Mandatement et autonomie individuelle

Le principe de mandatement implique l’effacement de l’individu mandaté et de ses positions personnelles, de ses convictions, au profit de la parole collective contenue dans le mandat. Cet effacement n’est pas toujours évident à produire dans les cas de discordance entre la position individuelle du représentant et la position collective qu’il est chargé de défendre.

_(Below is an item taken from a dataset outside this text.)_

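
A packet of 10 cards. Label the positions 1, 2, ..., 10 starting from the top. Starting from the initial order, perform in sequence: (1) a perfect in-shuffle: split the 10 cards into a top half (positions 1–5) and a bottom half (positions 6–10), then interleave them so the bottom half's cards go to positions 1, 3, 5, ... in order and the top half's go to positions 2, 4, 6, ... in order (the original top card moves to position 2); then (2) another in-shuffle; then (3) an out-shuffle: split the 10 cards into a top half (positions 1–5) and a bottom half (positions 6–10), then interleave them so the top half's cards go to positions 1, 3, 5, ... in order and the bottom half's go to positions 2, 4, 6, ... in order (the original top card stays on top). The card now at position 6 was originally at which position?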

Ainsi par exemple, Christine, rendant compte dans une réunion de bureau d’un congrès fédéral auquel elle a participé en tant que délégué représentant le syndicat, indique que les votes ont été effectué « en fonction des résultats de l’AG » (répartition des mandats en fonction des résultats du vote de l’AG) et ajoute : « c’est difficile de défendre un truc quand t’as pas d’accord avec » (BS n°32). C’est l’investissement discursif dans la défense d’une position collective non conforme à une position individuelle qui est difficile à produire 327 .

Notes
327.

Cet impératif d’effacement de l’individu et les difficultés qu’il peut éventuellement poser sont évoqués par Jean-Michel Denis dans son analyse des coordinations et de leur fonctionnement selon une logique de démocratie directe et de mandatement strict de délégués habilités à parler au nom de la coordination : « un problème de conscience se pose à certains membres des coordinations cheminote et infirmière. Il se pose notamment à ceux qui se montrent favorables à l’ouverture de leur mouvement aux autres catégories professionnelles, mais qui ne peuvent l’entreprendre puisqu’ils sont prisonniers d’un mandat de représentation exclusive de leur profession. Forcer l’ouverture signifierait non seulement la transgression du mandat par rapport auquel ils ont été élus mais, de plus, ferait courir le risque d’une scission de leur mouvement. À l’inverse, l’exécution stricte de leur mandat va contre leurs idées et aspirations » (DENIS 1996, p. 117).